«Где ты должна быть, подруга моя бедовая? Правильно! Ехать в комфортном купе ко мне на встречу, на юга! И что же ты делаешь на самом деле? А? Почему молчишь? Позволь мне ответить за тебя. Ты в одиночку ведешь преследование опасного бандита. Так? В старом мужском пиджаке, в котором, как ты думаешь, тебя никто не узнает. Странные мысли… И ничего тебя не напрягает? Ты вышла на незнакомой станции и идешь вслед за преступником. Ой, уже и цветочки себе искусственные на могилку прикупила. Как мило».
Яна тряхнула головой, отбрасывая эти мысли. Солнце садилось, и как-то сразу стало темнее. Увязая каблуками в земле, Цветкова поспешила за бандитом. Она всматривалась в его сутулую фигуру до рези в глазах, чтобы не упустить. Преступник шел по тропинке в сторону кладбища. Сердце Яны бешено стучало.
На кладбище было прохладно и стоял специфический запах, словно и земля, и деревья понимали свое предназначение или, скорее всего, были просто перекормлены биологическим материалом и политы литрами человеческих слез. На кладбищах даже тишина была другого свойства, словно она знала что-то, что не знали мы, словно она опускала голову перед дорогой в вечность тысяч своих сыновей и дочерей.
Яна поняла, что никого не видит и не слышит. Идти по тропинке просто так тоже не получалось. Она то и дело натыкалась взглядом на фотографии умерших людей. И так как фотографии для вечной памяти всегда подбирались лучшие, часто много моложе и в счастливые моменты жизни, то на Яну смотрели не настороженно и зло, а очень даже приветливо и дружелюбно, словно находились не на кладбище, а на аллее славы.
«Никогда не думала об этом, но надо будет попросить, чтобы, когда похоронят меня, поставили бы один крест без фотографии. Ни к чему она здесь», — подумала Цветкова. Пройдя еще метров сто вглубь, Яна запаниковала, что упустила бандита из вида, что, возможно, он ушел по любой из расходящихся дорожек. Внезапно за ее спиной хрустнула ветка, но голову повернуть она не успела. Это движение ей преградила холодная и острая сталь металла, приставленная к ее горлу, и грубый захват.

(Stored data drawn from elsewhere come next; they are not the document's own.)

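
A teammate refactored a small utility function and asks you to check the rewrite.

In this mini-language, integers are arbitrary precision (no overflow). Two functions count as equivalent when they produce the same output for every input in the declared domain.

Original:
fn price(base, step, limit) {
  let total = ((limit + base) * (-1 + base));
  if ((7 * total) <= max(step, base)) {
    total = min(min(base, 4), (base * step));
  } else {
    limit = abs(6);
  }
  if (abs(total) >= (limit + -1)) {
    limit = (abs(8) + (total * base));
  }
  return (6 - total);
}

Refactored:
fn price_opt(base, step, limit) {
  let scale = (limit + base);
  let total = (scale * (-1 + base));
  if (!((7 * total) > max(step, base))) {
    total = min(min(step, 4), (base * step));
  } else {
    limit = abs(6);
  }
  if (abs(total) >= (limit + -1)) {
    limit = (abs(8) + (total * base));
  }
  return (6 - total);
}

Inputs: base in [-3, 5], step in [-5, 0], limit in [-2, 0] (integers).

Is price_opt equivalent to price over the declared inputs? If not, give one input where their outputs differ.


There is a counterexample at base=0, step=-5, limit=0: 6 on one side, 11 on the other.
price: total = 0; ((7 * total) <= max(step, base)) -> true; total = 0; (abs(total) >= (limit + -1)) -> true; limit = 8; return 6
price_opt: scale = 0; total = 0; (!((7 * total) > max(step, base))) -> true; total = -5; (abs(total) >= (limit + -1)) -> true; limit = 8; return 11
verdict: not equivalent; witness: base=0, step=-5, limit=0


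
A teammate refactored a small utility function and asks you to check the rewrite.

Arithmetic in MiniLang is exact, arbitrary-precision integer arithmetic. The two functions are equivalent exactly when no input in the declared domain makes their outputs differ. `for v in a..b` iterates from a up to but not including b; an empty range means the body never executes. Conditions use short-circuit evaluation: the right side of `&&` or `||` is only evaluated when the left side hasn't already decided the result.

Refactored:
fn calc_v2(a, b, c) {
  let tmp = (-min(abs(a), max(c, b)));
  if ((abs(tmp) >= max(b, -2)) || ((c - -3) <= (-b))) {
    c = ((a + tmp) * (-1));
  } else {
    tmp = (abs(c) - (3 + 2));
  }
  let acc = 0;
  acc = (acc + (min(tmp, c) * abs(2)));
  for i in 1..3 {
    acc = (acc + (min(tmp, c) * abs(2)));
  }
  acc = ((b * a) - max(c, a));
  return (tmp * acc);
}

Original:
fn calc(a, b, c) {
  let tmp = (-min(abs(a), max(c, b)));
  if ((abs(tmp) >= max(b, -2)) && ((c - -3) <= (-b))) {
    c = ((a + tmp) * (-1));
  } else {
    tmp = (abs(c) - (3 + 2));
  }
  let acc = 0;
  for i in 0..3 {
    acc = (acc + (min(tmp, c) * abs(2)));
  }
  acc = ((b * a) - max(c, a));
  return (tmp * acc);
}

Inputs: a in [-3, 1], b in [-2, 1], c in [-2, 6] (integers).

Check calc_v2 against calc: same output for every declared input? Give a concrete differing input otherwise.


Not equivalent: a=-3, b=-2, c=0 separates them (-30 vs 0).
calc: tmp := 0 | ((abs(tmp) >= max(b, -2)) && ((c - -3) <= (-b))): false | tmp := -5 | acc := 0 | iter i=0: | acc := -10 | iter i=1: | acc := -20 | iter i=2: | acc := -30 | acc := 6 | result -30
calc_v2: tmp := 0 | ((abs(tmp) >= max(b, -2)) || ((c - -3) <= (-b))): true | c := 3 | acc := 0 | acc := 0 | iter i=1: | acc := 0 | iter i=2: | acc := 0 | acc := 3 | result 0
verdict: not equivalent; witness: a=-3, b=-2, c=0


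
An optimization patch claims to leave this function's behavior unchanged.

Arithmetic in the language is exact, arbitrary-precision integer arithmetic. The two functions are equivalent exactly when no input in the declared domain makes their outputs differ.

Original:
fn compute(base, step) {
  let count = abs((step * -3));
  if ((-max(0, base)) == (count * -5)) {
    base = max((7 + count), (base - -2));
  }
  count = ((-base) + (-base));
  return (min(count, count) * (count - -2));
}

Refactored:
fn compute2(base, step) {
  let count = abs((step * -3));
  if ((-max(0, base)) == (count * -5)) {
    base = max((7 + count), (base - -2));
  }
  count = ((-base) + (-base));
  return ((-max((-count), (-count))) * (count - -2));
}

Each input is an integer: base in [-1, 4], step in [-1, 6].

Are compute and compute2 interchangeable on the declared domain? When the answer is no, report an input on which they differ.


Changes here: min/max/abs usage differs; the full 48-point sweep finds no disagreement.
verdict: equivalent


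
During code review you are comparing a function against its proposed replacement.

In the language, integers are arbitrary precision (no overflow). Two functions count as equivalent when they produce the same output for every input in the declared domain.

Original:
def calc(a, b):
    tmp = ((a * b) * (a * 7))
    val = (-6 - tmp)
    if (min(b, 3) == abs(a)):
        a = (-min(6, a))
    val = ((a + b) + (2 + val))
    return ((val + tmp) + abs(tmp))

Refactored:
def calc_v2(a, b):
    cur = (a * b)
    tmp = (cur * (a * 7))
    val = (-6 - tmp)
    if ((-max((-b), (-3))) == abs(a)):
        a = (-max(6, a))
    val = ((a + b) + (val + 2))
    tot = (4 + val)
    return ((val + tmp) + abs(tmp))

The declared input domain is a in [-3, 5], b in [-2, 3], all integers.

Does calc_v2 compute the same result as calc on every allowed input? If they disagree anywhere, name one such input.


Not equivalent: a=-3, b=3 separates them (191 vs 182).
calc: tmp = 189; val = -195; (min(b, 3) == abs(a)) -> true; a = 3; val = -187; return 191
calc_v2: cur = -9; tmp = 189; val = -195; ((-max((-b), (-3))) == abs(a)) -> true; a = -6; val = -196; tot = -192; return 182
verdict: not equivalent; witness: a=-3, b=3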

— Что же ты за тварь такая… — прошептал ей на ухо хриплый мужской голос. — Не могу поверить своим глазам. Просто насмешка какая-то. Стоять, не двигаться! Твоя длинная худенькая шейка словно зефир. Проткнуть ее — ничего не стоит. Поняла?
— Да… — кивнула Цветкова, поняв, что она дура дурой.
— Вот и славно! Хотя здесь такое место, что кричи не кричи… Но на всякий случай молчи… Не люблю я бабский визг. Что же ты такая идиотка? Такая приметная лахудра. Не в добрый час ты нам встретилась тогда со своим болезным хахалем. Замочили бы его, да и дело с концом. Но нет! Ты нас нашла. Да и этот умирающий оказался не простым типом, ранили кореша, смотались с деньгами… Фарт! Я понял, что свою шкуру спасать надо, не до денег уже, хоть и обидно было до чертиков! Знал, что вы донесете о нас в полицию. Поэтому добил своего напарника и пришил еще одного бездомного пьяницу, живущего в лесу в шалаше, и одел его в свою одежду. И все же прокатило! Меня никто не искал и не стал бы искать. Мне оставалось только просто уехать. Но когда увидел, как ты садишься в электричку, как пасешь меня в вагоне, глазам не поверил. Не твое это дело — слежка, — усмехнулся он. — Хотя эта информация тебе уже не пригодится. Я же понял, что ты как жвачка, которая налипла на подошву ботинка и сама уже не отстанешь. Конечно же, я сошел раньше, я не доехал до своей станции. Мне надо было избавиться от тебя. И зная, что здесь большое кладбище, я и не представлял себе лучшего места для того, чтобы зарыть тебя здесь. Выскочка, выбирай себе могилу, где хочешь быть упокоенной? С мальчиком, с девочкой? Ну же! У меня нет времени! — Нож стал давить на шею сильнее.